Musikethnologe Alan Lomax

Unermüdlicher Bewahrer

Cowboys in den USA
Die ersten aufgezeichneten Lieder waren die Gesänge der Cowboys. © dpa / picture alliance
Von Uwe Golz · 15.01.2015
Alan Lomax war ein fast schon besessener Liedersammler. Seine ersten Aufnahmen machte er auf dem Chisholm Trail, wo er die Gesänge der Cowboys aufzeichnete. Und von dort zog er aus in die ganze Welt.
Alan Lomax war ein Besessener, ein Jäger, ein Sammler, unermüdlich und vorwärtsgetragen von der Idee, zu bewahren. Er war Musikethnologe und Feldforscher, ein Lehrer und Gelehrter, ein Autor und Filmemacher - einer, dem die Menschheit mehr zu verdanken hat, als wir uns heute vielleicht schon vorstellen können.
Er war nicht der erste Liedersammler, vor ihm gab es in Europa Cecil Sharp in England, Béla Bartók in Ungarn und in Deutschland Ludwig Erk und Franz Magnus Böhme, doch ihnen fehlte eins, das was Alan Lomax für uns so wichtig werden ließ: das Tonbandgerät. Mit diesem konnte er die mündliche Überlieferung von Liedern, Bräuchen und Geschichten durchbrechen. Jetzt konnten auch Generationen nach ihm und nach den Sängern und Erzählern, diesen Geschichten lauschen.
Vorherbestimmter Weg
Der Weg von Alan Lomax war schon mit seiner Geburt vorherbestimmt. Sein Vater John A. Lomax war selbst ein US-Pionier der Musikethnologie und der führte seinen Sohn Alan, wie er 1991 in einem Interview mit dem Journalisten Charles Kuralt erzählte, auf diesen Weg. Und da der Vater eine anerkannte Persönlichkeit für texanische Folklore und Cowboysongs war, zogen sie dann, als Alan den Kinderschuhen entwachsen war, gemeinsam über den berühmten Chisholm Trail um die Songs der Cowboys zu sammeln und niederzuschreiben.
Später dann sollte Alan Lomax den Trail noch einmal bereisen, diesmal aber mit dem Tonbandgerät.
Es blieb nicht bei den Cowboys. Von 1937 bis 1942 war Alan Lomax dann der Kopf des Folksong Archivs der Library of Congress. Mehr als 10.000 Feldaufnahmen steuerten er und sein Vater für diese Sammlung bei und in jener Zeit entstanden auch die Aufnahmen, die heute schon als Schätze der populären Kultur gelten: die ersten Aufnahmen mit Woody Guthrie, Muddy Waters, Leadbelly und dem Jazzpianisten Jelly Roll Morton.

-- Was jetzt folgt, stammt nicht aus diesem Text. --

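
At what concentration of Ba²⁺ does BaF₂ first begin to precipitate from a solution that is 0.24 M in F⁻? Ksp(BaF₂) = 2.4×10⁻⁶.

4.2×10⁻⁵ M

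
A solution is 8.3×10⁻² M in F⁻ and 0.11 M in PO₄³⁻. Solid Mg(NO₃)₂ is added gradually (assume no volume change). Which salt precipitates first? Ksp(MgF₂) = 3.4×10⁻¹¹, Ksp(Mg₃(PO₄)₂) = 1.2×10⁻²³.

Precipitation begins when Q = Ksp.
For MgF₂: [Mg²⁺] = (Ksp/[F⁻]^2) = 4.9×10⁻⁹ M
For Mg₃(PO₄)₂: [Mg²⁺] = (Ksp/[PO₄³⁻]^2)^(1/3) = 1.0×10⁻⁷ M
The smaller threshold [Mg²⁺] is reached first, so MgF₂ precipitates first.

MgF₂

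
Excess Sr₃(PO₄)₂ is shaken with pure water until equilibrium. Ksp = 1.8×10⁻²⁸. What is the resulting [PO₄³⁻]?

2.2×10⁻⁶ M

Sr₃(PO₄)₂(s) ⇌ 3 Sr²⁺(aq) + 2 PO₄³⁻(aq)
With molar solubility s: [Sr²⁺] = 3s, [PO₄³⁻] = 2s.
Ksp = [Sr²⁺]^3[PO₄³⁻]^2 = (3s)^3 · (2s)^2 = 108s^5 = 1.8×10⁻²⁸
s = 1.1×10⁻⁶ M
[PO₄³⁻] = 2s = 2.2×10⁻⁶ M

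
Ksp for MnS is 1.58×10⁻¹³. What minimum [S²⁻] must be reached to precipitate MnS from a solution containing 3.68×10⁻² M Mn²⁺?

The threshold for precipitation is Q = Ksp.
MnS(s) ⇌ Mn²⁺(aq) + S²⁻(aq)
Ksp = [Mn²⁺][S²⁻] = [S²⁻](3.68×10⁻²)
[S²⁻] = 1.58×10⁻¹³ / (3.68×10⁻²) = 4.29×10⁻¹²
[S²⁻] = 4.29×10⁻¹² M

4.29×10⁻¹² M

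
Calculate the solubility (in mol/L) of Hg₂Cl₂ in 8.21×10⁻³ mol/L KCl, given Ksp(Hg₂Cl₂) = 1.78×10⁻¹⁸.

2.64×10⁻¹⁴ M

Hg₂Cl₂(s) ⇌ Hg₂²⁺(aq) + 2 Cl⁻(aq)
The solution already contains Cl⁻ at 8.21×10⁻³ mol/L. Let s be the molar solubility of Hg₂Cl₂.
[Cl⁻] ≈ 8.21×10⁻³ mol/L (common ion dominates); [Hg₂²⁺] = s.
Ksp = [Hg₂²⁺][Cl⁻]^2 = s(8.21×10⁻³)^2
s = 1.78×10⁻¹⁸ / (8.21×10⁻³)^2 = 2.64×10⁻¹⁴
s = 2.64×10⁻¹⁴ mol/L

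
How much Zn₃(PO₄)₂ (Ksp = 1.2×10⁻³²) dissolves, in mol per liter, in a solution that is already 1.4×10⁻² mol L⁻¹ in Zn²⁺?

3.3×10⁻¹⁴ M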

Als dann der US-Kongress die Mittel für das Archiv während des 2. Weltkriegs strich, war das nicht das Ende von Lomax Karriere, es war der Beginn. Auf eigene Rechnung sammelte er weiter und um Geld in die Kasse zu bekommen, begann er auch die kommerzielle Verwertung seiner Aufnahmen oder nahm eigene Platten mit den gesammelten Liedern auf.

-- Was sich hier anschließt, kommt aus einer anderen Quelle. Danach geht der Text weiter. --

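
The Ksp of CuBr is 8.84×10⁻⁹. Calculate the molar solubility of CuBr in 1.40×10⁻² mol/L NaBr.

CuBr(s) ⇌ Cu⁺(aq) + Br⁻(aq)
Br⁻ is already present at 1.40×10⁻² mol/L. If s mol/L of CuBr dissolves, [Cu⁺] = s while [Br⁻] ≈ 1.40×10⁻² mol/L.
Ksp = [Cu⁺][Br⁻] = s(1.40×10⁻²)
s = 8.84×10⁻⁹ / (1.40×10⁻²) = 6.31×10⁻⁷
s = 6.31×10⁻⁷ mol/L

6.31×10⁻⁷ M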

Jahrelang vom FBI beschattet
Nach Ende des 2. Weltkriegs stand ihm Europa offen und Lomax streifte nun durch die Länder, die er vorher nicht besuchen konnte. Seinen Aufnahmen in Irland, England und Schottland bereiteten den Boden für das britische Folkrevival, seine Aufnahmen in Spanien und Italien bewahrten auch dort viele Lieder und Bräuche vor dem Vergessen und seine Sammelleidenschaft in Südamerika und in der Karibik versorgte später dann auch die Discowelle mit Inspirationen.
Selbst in den Zeiten des Kalten Krieges stand er unbeirrt zu seiner Idee einer globalen Bewahrung der alten Lieder und Tänze, als seine Kollegen schon längst den Blick nach Innen gewendet hatten. Seine Freundschaft mit Guthrie, Pete Seeger und anderen Bürgerrechtsbewegten tat ein Übriges, jahrelang beschattete das FBI Lomax, konnte aber nie etwas finden. Erst 1979 schloss man dort seine Akte.
Gegen Ende seine Lebens, Lomax starb 2002, behinderte ihn ein Schlaganfall so sehr, dass er sich kaum noch artikulieren konnte. Was zu sagen war, sagten dann andere für ihn. Beispielsweise Bob Dylan 1997:
"Alan war einer jener, die die Geheimnisse unserer Musik entschlüsselt haben. Wenn wir also irgendjemandem danken wollen, dann Alan. Danke."